2) USWNT Soccer and Minor League Baseball Players Class Actions Settle
Two major and multiyear sports class actions ended via negotiation in 2022.
In February, a group of USWNT players settled their pay discrimination case with U.S. Soccer in a deal that will pay the players $22 million, plus an additional $2 million for post-career planning. A few months later, U.S. Soccer announced new CBAs with USWNT and USMNT teams that feature “identical compensation, including the FIFA World Cup.”
Former USWNT goalkeeper Hope Solo, who has her own pay discrimination case against U.S. Soccer, has sharply criticized the $22 million settlement as falling far short of the players’ $66 million demand—especially with nearly $8 million going to the lawyers—and has questioned how the money will be distributed. Solo’s legal issues went beyond pay in 2022, as in July the two-time Olympic gold medalist pleaded guilty to driving while impaired. She had been found passed out in her car in North Carolina with her two young children.

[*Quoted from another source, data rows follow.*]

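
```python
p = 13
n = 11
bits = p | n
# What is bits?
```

Trace:
`p = 13` → p = 13
`n = 11` → n = 11
`bits = p | n` → bits = 15
So bits = 15

Answer: 15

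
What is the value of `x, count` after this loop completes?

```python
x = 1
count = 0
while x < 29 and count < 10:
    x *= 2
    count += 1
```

Double until >= 29 or 10 iterations
`x, count` takes the values: (1, 0) → (2, 0) → (2, 1) → (4, 1) → (4, 2) → (8, 2) → (8, 3) → (16, 3) → (16, 4) → (32, 4) → (32, 5)

Answer: 32, 5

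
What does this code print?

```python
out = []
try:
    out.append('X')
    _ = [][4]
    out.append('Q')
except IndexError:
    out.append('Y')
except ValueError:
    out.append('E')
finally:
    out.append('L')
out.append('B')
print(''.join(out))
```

Execution trace: 'X' (try body) → 'Y' (except IndexError) → 'L' (finally) → 'B' (after the try/except). Output: XYLB

Answer: XYLB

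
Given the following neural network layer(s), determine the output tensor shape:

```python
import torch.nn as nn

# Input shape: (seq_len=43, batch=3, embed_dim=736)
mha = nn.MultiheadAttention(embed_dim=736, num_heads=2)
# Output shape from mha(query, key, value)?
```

Input: (43, 3, 736) -> Output: (43, 3, 736)

Answer: (43, 3, 736)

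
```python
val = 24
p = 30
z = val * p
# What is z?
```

Trace:
`val = 24` → val = 24
`p = 30` → p = 30
`z = val * p` → z = 720
So z = 720

Answer: 720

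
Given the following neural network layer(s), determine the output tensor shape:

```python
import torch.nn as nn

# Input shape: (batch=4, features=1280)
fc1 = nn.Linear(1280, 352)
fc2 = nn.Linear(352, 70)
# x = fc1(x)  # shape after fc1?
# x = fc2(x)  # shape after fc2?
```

Input: (4, 1280) -> after fc1: (4, 352) -> Output: (4, 70)

Answer: (4, 70)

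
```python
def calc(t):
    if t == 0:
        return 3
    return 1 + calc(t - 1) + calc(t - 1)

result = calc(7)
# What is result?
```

calc(t) = 1 + 2·calc(t-1), calc(0)=3. Closed form: (3+1)·2^7 - 1 = 511.

Answer: 511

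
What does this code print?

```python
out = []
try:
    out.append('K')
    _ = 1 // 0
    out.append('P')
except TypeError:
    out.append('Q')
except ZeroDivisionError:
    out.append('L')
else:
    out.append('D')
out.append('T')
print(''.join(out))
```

Execution trace: 'K' (try body) → 'L' (except ZeroDivisionError) → 'T' (after the try/except). Output: KLT

Answer: KLT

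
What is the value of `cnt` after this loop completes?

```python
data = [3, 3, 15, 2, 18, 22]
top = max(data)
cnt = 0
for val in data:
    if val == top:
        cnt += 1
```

Count of max value 22 in [3, 3, 15, 2, 18, 22]
`cnt` takes the values: 0 → 1

Answer: 1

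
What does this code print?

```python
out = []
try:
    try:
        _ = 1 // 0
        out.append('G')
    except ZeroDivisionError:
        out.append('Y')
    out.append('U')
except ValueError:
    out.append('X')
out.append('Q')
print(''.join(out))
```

Execution trace: 'Y' (inner except ZeroDivisionError) → 'U' (try body, no exception) → 'Q' (after the try/except). Output: YUQ

Answer: YUQ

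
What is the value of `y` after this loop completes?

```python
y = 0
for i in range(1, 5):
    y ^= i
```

XOR of 1 to 4
`y` takes the values: 0 → 1 → 3 → 0 → 4

Answer: 4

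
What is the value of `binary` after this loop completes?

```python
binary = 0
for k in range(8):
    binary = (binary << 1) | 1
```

Build 8 consecutive 1-bits: 0b11111111
`binary` takes the values: 0 → 1 → 3 → 7 → 15 → 31 → 63 → 127 → 255

Answer: 255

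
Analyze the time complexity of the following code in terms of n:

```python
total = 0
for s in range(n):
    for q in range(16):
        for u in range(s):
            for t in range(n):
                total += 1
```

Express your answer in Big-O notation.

Each loop level contributes: n × 1 × n × n. Multiplying the contributions gives O(n^3).

Answer: O(n^3)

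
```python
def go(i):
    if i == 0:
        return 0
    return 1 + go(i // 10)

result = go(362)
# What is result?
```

Count of digits of 362: 3

Answer: 3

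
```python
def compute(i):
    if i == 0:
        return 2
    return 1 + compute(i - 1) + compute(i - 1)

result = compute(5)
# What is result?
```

compute(i) = 1 + 2·compute(i-1), compute(0)=2. Closed form: (2+1)·2^5 - 1 = 95.

Answer: 95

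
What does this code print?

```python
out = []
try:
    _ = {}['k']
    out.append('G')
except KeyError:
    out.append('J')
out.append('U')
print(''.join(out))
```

Execution trace: 'J' (except KeyError) → 'U' (after the try/except). Output: JU

Answer: JU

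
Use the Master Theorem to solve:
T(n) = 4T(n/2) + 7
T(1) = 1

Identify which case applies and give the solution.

a=4, b=2, f(n)=7. log_2(4) = 2. Since c=0 < 2, Case 1 applies: T(n) = Θ(n^log_b(a)) = O(n^2).

Answer: O(n^2) - Case 1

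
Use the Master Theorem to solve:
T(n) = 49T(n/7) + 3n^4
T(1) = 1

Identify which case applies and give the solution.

a=49, b=7, f(n)=3n^4. log_7(49) = 2. Since c=4 > 2 and the regularity condition holds (49(n/7)^4 = (49/7^4)n^4 with 49/7^4 < 1), Case 3 applies: T(n) = Θ(f(n)) = O(n^4).

Answer: O(n^4) - Case 3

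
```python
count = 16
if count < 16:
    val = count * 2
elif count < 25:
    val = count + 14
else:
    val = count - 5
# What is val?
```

Trace:
`count = 16` → count = 16
`if count < 16: ...` → count < 16 is False, count < 25 is True → val = 30
So val = 30

Answer: 30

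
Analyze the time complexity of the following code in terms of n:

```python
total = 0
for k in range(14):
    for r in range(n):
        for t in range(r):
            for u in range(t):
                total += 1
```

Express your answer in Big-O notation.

Each loop level contributes: 1 × n × n × n. Multiplying the contributions gives O(n^3).

Answer: O(n^3)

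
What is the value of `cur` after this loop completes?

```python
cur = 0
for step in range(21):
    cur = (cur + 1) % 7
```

Increment mod 7, 21 times = 0
`cur` takes the values: 0 → 1 → 2 → 3 → 4 → 5 → 6 → 0 → 1 → 2 → 3 → 4 → 5 → 6 → 0 → 1 → 2 → 3 → 4 → 5 → 6 → 0

Answer: 0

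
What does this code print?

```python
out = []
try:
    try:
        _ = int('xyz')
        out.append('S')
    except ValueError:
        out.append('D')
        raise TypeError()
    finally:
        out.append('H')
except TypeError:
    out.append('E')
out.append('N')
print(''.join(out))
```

Execution trace: 'D' (inner except ValueError) → 'H' (inner finally) → 'E' (outer except TypeError) → 'N' (after the try/except). Output: DHEN

Answer: DHEN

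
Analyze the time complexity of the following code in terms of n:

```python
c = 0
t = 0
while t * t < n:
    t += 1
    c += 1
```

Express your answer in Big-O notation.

Each loop level contributes: √n. Multiplying the contributions gives O(√n).

Answer: O(√n)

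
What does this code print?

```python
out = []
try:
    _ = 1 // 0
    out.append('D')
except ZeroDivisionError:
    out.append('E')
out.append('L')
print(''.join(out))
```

Execution trace: 'E' (except ZeroDivisionError) → 'L' (after the try/except). Output: EL

Answer: EL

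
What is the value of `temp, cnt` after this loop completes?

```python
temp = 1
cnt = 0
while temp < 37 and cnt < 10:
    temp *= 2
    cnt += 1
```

Double until >= 37 or 10 iterations
`temp, cnt` takes the values: (1, 0) → (2, 0) → (2, 1) → (4, 1) → (4, 2) → (8, 2) → (8, 3) → (16, 3) → (16, 4) → (32, 4) → (32, 5) → (64, 5) → (64, 6)

Answer: 64, 6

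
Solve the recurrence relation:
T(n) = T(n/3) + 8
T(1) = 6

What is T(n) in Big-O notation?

Each step divides n by 3 and adds 8. After log_3(n) steps we reach T(1)=6. So T(n) = 8·log_3(n) + 6 = O(log n).

Answer: O(log n)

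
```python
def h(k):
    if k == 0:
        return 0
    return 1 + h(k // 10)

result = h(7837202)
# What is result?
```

Count of digits of 7837202: 7

Answer: 7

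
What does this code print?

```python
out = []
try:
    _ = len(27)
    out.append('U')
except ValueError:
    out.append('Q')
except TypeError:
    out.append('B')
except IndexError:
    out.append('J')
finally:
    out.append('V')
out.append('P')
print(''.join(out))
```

Execution trace: 'B' (except TypeError) → 'V' (finally) → 'P' (after the try/except). Output: BVP

Answer: BVP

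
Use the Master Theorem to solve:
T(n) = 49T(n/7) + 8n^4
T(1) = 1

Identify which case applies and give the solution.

a=49, b=7, f(n)=8n^4. log_7(49) = 2. Since c=4 > 2 and the regularity condition holds (49(n/7)^4 = (49/7^4)n^4 with 49/7^4 < 1), Case 3 applies: T(n) = Θ(f(n)) = O(n^4).

Answer: O(n^4) - Case 3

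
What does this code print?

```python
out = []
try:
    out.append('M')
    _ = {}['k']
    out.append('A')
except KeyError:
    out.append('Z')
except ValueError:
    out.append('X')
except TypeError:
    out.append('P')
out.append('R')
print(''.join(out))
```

Execution trace: 'M' (try body) → 'Z' (except KeyError) → 'R' (after the try/except). Output: MZR

Answer: MZR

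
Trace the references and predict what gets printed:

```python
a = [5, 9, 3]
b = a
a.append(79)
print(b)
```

Key concept: basic list aliasing.
Step by step:
`a = [5, 9, 3]` → a = [5, 9, 3]
`b = a` → b = [5, 9, 3] (same object as a)
`a.append(79)` → a = [5, 9, 3, 79] (same object as b); b = [5, 9, 3, 79] (same object as a)
`print(b)` → prints [5, 9, 3, 79]

Answer: [5, 9, 3, 79]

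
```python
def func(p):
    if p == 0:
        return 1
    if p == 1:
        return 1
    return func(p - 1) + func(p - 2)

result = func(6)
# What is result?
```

Build up from base cases: func(0)=1, func(1)=1, func(2)=2, func(3)=3, func(4)=5, func(5)=8, func(6)=13

Answer: 13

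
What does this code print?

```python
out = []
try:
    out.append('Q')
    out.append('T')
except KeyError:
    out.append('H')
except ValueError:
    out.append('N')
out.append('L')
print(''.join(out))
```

Execution trace: 'Q' (try body) → 'T' (try body, no exception) → 'L' (after the try/except). Output: QTL

Answer: QTL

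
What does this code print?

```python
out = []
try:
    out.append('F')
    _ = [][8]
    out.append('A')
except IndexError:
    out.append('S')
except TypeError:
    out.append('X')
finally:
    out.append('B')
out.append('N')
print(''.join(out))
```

Execution trace: 'F' (try body) → 'S' (except IndexError) → 'B' (finally) → 'N' (after the try/except). Output: FSBN

Answer: FSBN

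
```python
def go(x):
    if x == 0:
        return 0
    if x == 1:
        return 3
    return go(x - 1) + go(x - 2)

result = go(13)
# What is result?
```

Build up from base cases: go(0)=0, go(1)=3, go(2)=3, go(3)=6, go(4)=9, go(5)=15, go(6)=24, ..., go(13)=699

Answer: 699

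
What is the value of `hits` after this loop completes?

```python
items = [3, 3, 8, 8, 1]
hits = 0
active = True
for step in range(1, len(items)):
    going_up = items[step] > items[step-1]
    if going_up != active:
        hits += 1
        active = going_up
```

Count direction changes in [3, 3, 8, 8, 1]
`hits` takes the values: 0 → 1 → 2 → 3

Answer: 3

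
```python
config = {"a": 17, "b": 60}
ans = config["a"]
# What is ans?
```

Trace:
`config = {"a": 17, "b": 60}` → config = {'a': 17, 'b': 60}
`ans = config["a"]` → ans = 17
So ans = 17

Answer: 17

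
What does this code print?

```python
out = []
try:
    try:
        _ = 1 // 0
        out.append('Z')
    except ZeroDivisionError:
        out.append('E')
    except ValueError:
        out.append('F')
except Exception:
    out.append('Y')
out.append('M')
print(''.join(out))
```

Execution trace: 'E' (inner except ZeroDivisionError) → 'M' (after the try/except). Output: EM

Answer: EM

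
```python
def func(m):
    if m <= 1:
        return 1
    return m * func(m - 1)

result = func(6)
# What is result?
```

func(6) = 6 * 5 * 4 * 3 * 2 * 1 = 720

Answer: 720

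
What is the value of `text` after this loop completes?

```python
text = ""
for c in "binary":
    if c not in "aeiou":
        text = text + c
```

Remove vowels from 'binary'
`text` takes the values: "" → "b" → "bn" → "bnr" → "bnry"

Answer: "bnry"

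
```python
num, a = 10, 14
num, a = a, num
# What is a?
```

Trace:
`num, a = 10, 14` → num = 10; a = 14
`num, a = a, num` → num = 14; a = 10
So a = 10

Answer: 10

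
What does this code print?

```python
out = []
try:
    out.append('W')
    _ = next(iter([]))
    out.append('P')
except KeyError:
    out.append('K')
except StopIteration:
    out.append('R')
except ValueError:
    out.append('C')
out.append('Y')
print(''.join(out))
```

Execution trace: 'W' (try body) → 'R' (except StopIteration) → 'Y' (after the try/except). Output: WRY

Answer: WRY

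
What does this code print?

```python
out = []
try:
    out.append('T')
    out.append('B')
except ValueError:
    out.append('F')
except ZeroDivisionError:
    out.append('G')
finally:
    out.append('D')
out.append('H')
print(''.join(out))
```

Execution trace: 'T' (try body) → 'B' (try body, no exception) → 'D' (finally) → 'H' (after the try/except). Output: TBDH

Answer: TBDH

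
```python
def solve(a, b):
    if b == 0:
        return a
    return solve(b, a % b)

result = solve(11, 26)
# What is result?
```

solve(11, 26) -> solve(26, 11) -> solve(11, 4) -> solve(4, 3) -> solve(3, 1) -> solve(1, 0) -> 1

Answer: 1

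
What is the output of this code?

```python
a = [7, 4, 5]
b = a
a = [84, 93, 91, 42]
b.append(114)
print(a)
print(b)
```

Key concept: rebinding vs mutation: a is rebound to a new list, b still points at the original.
Step by step:
`a = [7, 4, 5]` → a = [7, 4, 5]
`b = a` → b = [7, 4, 5] (same object as a)
`a = [84, 93, 91, 42]` → a = [84, 93, 91, 42]
`b.append(114)` → b = [7, 4, 5, 114]
`print(a)` → prints [84, 93, 91, 42]
`print(b)` → prints [7, 4, 5, 114]

Answer:
[84, 93, 91, 42]
[7, 4, 5, 114]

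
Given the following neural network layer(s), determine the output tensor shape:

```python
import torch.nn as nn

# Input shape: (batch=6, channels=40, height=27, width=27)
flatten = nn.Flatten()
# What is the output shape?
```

Input: (6, 40, 27, 27) -> Output: (6, 29160)

Answer: (6, 29160)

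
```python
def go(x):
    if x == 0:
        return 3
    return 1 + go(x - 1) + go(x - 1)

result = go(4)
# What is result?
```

go(x) = 1 + 2·go(x-1), go(0)=3. Closed form: (3+1)·2^4 - 1 = 63.

Answer: 63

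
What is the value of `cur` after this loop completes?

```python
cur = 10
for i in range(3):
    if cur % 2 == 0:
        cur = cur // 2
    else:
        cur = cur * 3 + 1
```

Collatz-style transformation from 10
`cur` takes the values: 10 → 5 → 16 → 8

Answer: 8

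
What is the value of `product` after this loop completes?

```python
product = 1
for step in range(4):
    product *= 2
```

2^4 = 16
`product` takes the values: 1 → 2 → 4 → 8 → 16

Answer: 16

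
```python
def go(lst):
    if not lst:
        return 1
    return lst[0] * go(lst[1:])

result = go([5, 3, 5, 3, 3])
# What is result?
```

Product over [5, 3, 5, 3, 3] = 5 * 3 * 5 * 3 * 3 = 675

Answer: 675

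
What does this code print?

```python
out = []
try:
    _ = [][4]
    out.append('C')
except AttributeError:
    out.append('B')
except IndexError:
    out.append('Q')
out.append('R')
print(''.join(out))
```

Execution trace: 'Q' (except IndexError) → 'R' (after the try/except). Output: QR

Answer: QR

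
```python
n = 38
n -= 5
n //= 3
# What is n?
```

Trace:
`n = 38` → n = 38
`n -= 5` → n = 33
`n //= 3` → n = 11
So n = 11

Answer: 11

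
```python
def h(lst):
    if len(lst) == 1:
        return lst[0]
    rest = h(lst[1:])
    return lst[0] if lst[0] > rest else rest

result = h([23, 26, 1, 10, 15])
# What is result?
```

Recursive max over [23, 26, 1, 10, 15] = 26

Answer: 26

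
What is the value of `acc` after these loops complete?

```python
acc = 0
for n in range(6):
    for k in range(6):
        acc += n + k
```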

In May, minor league baseball players scored a $185 million settlement with Major League Baseball over alleged FLSA violations. The money will be distributed to more than 20,000 players. A few months later, MLBPA agreed to represent minor leaguers in labor talks, which should lead to higher pay. However, MLB has described minor league baseball as extremely unprofitable, with the league spending at least $1.03 billion on the minors in 2022 in anticipation of generating just $25 million in operators’ revenue. The minors (of course) provide great developmental value to MLB, but whether MLBPA will succeed at negotiating higher wages remains to be seen.
1) The Rise of LIV Golf and a Historic Lawsuit Against the PGA Tour
Most new sports leagues fail, but LIV Golf is financed by Saudi Arabia’s $620 billion Public Investment Fund. LIV has lured some of the sport’s best golfers with wildly high payouts.
But LIV’s ascension has sparked a feud with the PGA Tour, which has used membership rules to suspend golfers who joined LIV. In August, Phil Mickelson and 11 other golfers sued the PGA Tour, arguing its dominance over the marketplace for elite golfers’ services violates antitrust law. Judge Beth Labson Freeman denied three suspended golfers a temporary restraining order to play in part because the golfers also counterintuitively argued LIV was superior to the PGA Tour. The list of plaintiffs has changed, with Mickelson and others dropping out and LIV joining the lawsuit and being countersued by the tour.
Should LIV’s case against the PGA Tour advance to trial—one isn’t scheduled until 2024—the ruling would set important precedent over how antitrust law governs the business decisions of sports leagues and the ability of those leagues to prohibit players from playing for rivals.